Native to mediterranean part of the middle east, almonds were cultivated as far back as 3000BC and were found as part of the food in Tutankhamen’s tomb.

Nowadays the USA is by far the largest growers of almonds, which are provided to consumers in several varying degrees of processing. This is an incredibly versatile product as well as being nutrient rich. The almonds produced in the US are “sweet” varieties.

The almond fruit is a drupe and grows with and outer hull, with and inner shell containing the seed, similar to a peach pit.
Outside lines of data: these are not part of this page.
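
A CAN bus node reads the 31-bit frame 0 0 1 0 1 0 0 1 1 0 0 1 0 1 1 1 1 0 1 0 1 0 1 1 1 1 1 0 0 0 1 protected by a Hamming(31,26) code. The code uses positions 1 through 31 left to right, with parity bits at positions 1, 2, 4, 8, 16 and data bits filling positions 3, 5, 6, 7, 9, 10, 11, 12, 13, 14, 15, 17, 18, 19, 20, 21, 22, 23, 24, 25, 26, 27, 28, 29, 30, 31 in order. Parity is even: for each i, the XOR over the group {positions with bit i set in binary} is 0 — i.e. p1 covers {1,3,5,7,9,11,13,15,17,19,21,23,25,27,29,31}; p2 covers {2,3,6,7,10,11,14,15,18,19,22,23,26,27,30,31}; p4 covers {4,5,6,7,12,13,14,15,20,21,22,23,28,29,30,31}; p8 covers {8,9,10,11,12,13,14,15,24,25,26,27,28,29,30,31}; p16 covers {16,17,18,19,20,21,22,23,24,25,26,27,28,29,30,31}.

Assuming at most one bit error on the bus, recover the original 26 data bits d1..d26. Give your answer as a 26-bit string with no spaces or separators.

s1 (pos 1,3,5,7,9,11,13,15,17,19,21,23,25,27,29,31): 0⊕1⊕1⊕0⊕1⊕0⊕0⊕1⊕1⊕1⊕1⊕1⊕1⊕1⊕0⊕1 = 1
s2 (pos 2,3,6,7,10,11,14,15,18,19,22,23,26,27,30,31): 0⊕1⊕0⊕0⊕0⊕0⊕1⊕1⊕0⊕1⊕0⊕1⊕1⊕1⊕0⊕1 = 0
s4 (pos 4,5,6,7,12,13,14,15,20,21,22,23,28,29,30,31): 0⊕1⊕0⊕0⊕1⊕0⊕1⊕1⊕0⊕1⊕0⊕1⊕0⊕0⊕0⊕1 = 1
s8 (pos 8,9,10,11,12,13,14,15,24,25,26,27,28,29,30,31): 1⊕1⊕0⊕0⊕1⊕0⊕1⊕1⊕1⊕1⊕1⊕1⊕0⊕0⊕0⊕1 = 0
s16 (pos 16,17,18,19,20,21,22,23,24,25,26,27,28,29,30,31): 1⊕1⊕0⊕1⊕0⊕1⊕0⊕1⊕1⊕1⊕1⊕1⊕0⊕0⊕0⊕1 = 0
Syndrome s16…s1 = 00101 → error at position 5.
Flip position 5: 0010100110010111101010111110001 → 0010000110010111101010111110001
Read data bits from positions 3,5,6,7,9,10,11,12,13,14,15,17,18,19,20,21,22,23,24,25,26,27,28,29,30,31: 10001001011101010111110001

10001001011101010111110001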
  • Unshelled almonds are often found in those mixed bags of nuts you buy at Christmas. They are the shiny teardrop shaped ones you can never open with nutcrackers.
  • Shelled almonds are exactly that, the shell has been removed to give up the inner seed – what we generally thing of as almonds.
  • Blanched almonds are shelled almonds that have been blanched in boiling water to soften the seed coat (the brown skin) so it can be removed easily, leaving the white seed.
  • Flaked or sliced almonds have been sliced very thinly across their widest diameter
  • Slivered almonds differ from flaked almonds, in as much as the seed is cut into thin sticks
  • Ground almonds are blanched almonds that have been ground into a flour

Here’s a list of some of the wonderful products made with almonds:

Frangipane – a paste made from ground almonds, butter, sugar and eggs, which can be used as a filling for a host of sweet pastries such as Bakewell tart and amandine tarts. So easy to make and so easy to eat.

Marzipan – traditionally used in the UK to cover celebratory cakes, especially Christmas, marzipan which is made up from ground almonds, sugar, egg whites and almond extract is used internationally to create cakes and sweets usually in the form of fruits or animals. Just like an edible modelling clay.

Muesli – this breakfast mix of oats, dried fruit and nuts (and other stuff you like) often have flaked almonds as an ingredient.

Passanda – This mild “curry” sauce with tender lamb or chicken, has velvety texture and flavoured is with ground almonds, cardamom, tomatoes and cream.

Amaretto liqueur – as with most abundant and historic produce, mankind usually finds a way to turn it into a form of alcohol. Interestingly amaretto is the generic name for almond based liqueurs, but some are actually made from apricot pits or a mixture of both.